Woman acquitted of abetment to murder
She was on trial for her involvement in the murder of her cousin, Rodwell “Burger” Neal, but tonight Cherry Mae Howard is a free woman. Chief Justice Abdulai Conteh today directed a twelve-member jury to find Howard not guilty on charges of abetment to commit murder and the alternative charge of abetment to commit manslaughter. This was after Howard’s attorney, Merlene Moody, entered a no-case submission. Moody argued that the prosecution, led by Counsel Sharon Frazer, had not tied Howard to the shooting death. The only evidence the prosecution did bring out in court was that the accused was holding the bicycle that the shooter was riding at the time of the incident. That shooter happened to be Howard’s boyfriend, Hillaire Sears, who in his murder trial late last year, told the court that he felt pressured into committing the murder after the deceased had beaten up Howard. The shooting that claimed the life of Neal occurred at his Kraal Road apartment on March nineteenth, 2001. The court found Sears guilty of murder and he was sentenced to life imprisonment.

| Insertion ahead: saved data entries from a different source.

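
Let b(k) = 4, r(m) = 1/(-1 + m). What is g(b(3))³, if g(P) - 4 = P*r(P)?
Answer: 4096/27 ≈ 151.70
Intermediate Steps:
g(P) = 4 + P/(-1 + P)
g(b(3))³ = ((-4 + 5*4)/(-1 + 4))³ = ((-4 + 20)/3)³ = ((⅓)*16)³ = (16/3)³ = 4096/27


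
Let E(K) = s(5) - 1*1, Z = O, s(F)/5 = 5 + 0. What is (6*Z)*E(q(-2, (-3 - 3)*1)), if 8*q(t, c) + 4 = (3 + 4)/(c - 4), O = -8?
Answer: -1152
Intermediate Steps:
q(t, c) = -½ + 7/(8*(-4 + c)) (q(t, c) = -½ + ((3 + 4)/(c - 4))/8 = -½ + (7/(-4 + c))/8 = -½ + 7/(8*(-4 + c)))
s(F) = 25 (s(F) = 5*(5 + 0) = 5*5 = 25)
Z = -8
E(K) = 24 (E(K) = 25 - 1*1 = 25 - 1 = 24)
(6*Z)*E(q(-2, (-3 - 3)*1)) = (6*(-8))*24 = -48*24 = -1152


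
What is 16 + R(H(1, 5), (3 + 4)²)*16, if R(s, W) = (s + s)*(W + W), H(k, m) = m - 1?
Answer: 12560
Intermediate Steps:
H(k, m) = -1 + m
R(s, W) = 4*W*s (R(s, W) = (2*s)*(2*W) = 4*W*s)
16 + R(H(1, 5), (3 + 4)²)*16 = 16 + (4*(3 + 4)²*(-1 + 5))*16 = 16 + (4*7²*4)*16 = 16 + (4*49*4)*16 = 16 + 784*16 = 16 + 12544 = 12560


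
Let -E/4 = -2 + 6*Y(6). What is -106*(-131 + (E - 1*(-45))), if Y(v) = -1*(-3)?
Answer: 15900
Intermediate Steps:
Y(v) = 3
E = -64 (E = -4*(-2 + 6*3) = -4*(-2 + 18) = -4*16 = -64)
-106*(-131 + (E - 1*(-45))) = -106*(-131 + (-64 - 1*(-45))) = -106*(-131 + (-64 + 45)) = -106*(-131 - 19) = -106*(-150) = 15900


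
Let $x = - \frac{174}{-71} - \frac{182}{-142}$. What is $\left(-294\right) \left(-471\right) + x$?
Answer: $\frac{9831919}{71} \approx 1.3848 \cdot 10^{5}$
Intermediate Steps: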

Meanwhile, in Belize City Magistrate’s court, Chief Magistrate Herbert Lord today found a man not guilty of an armed robbery, which occurred last April. Defence attorney Adolph Lucas argued that the case presented by Prosecutor Luis Castellanos did not provide sufficient evidence against his client, Steve Card, also known as “Naz”. The two complainants, Kimberly Bowen and Marian Anderson, told the court that around 6:40 on April twenty-sixth of last year, they were at work at the Shell Gas Station at the junction of the Northern Highway and the Airport Road when suddenly a man approached them. Bowen and Anderson said the man, who wore a handkerchief under his eyes, demanded money. The women claimed they recognized the robber and one of them spoke to him, to which he responded that he was not playing. He then allegedly fired off a gun and the two women handed over seven hundred and forty dollars. Chief Magistrate Lord agreed that the prosecution had not sufficiently identified Card as the gunman with the evidence it provided, and acquitted Card of two counts of grievous harm and one count of robbery. Card, however, will not be a free man until 2006 when he completes a sentence for a burglary he committed while he was out on bail for the robbery.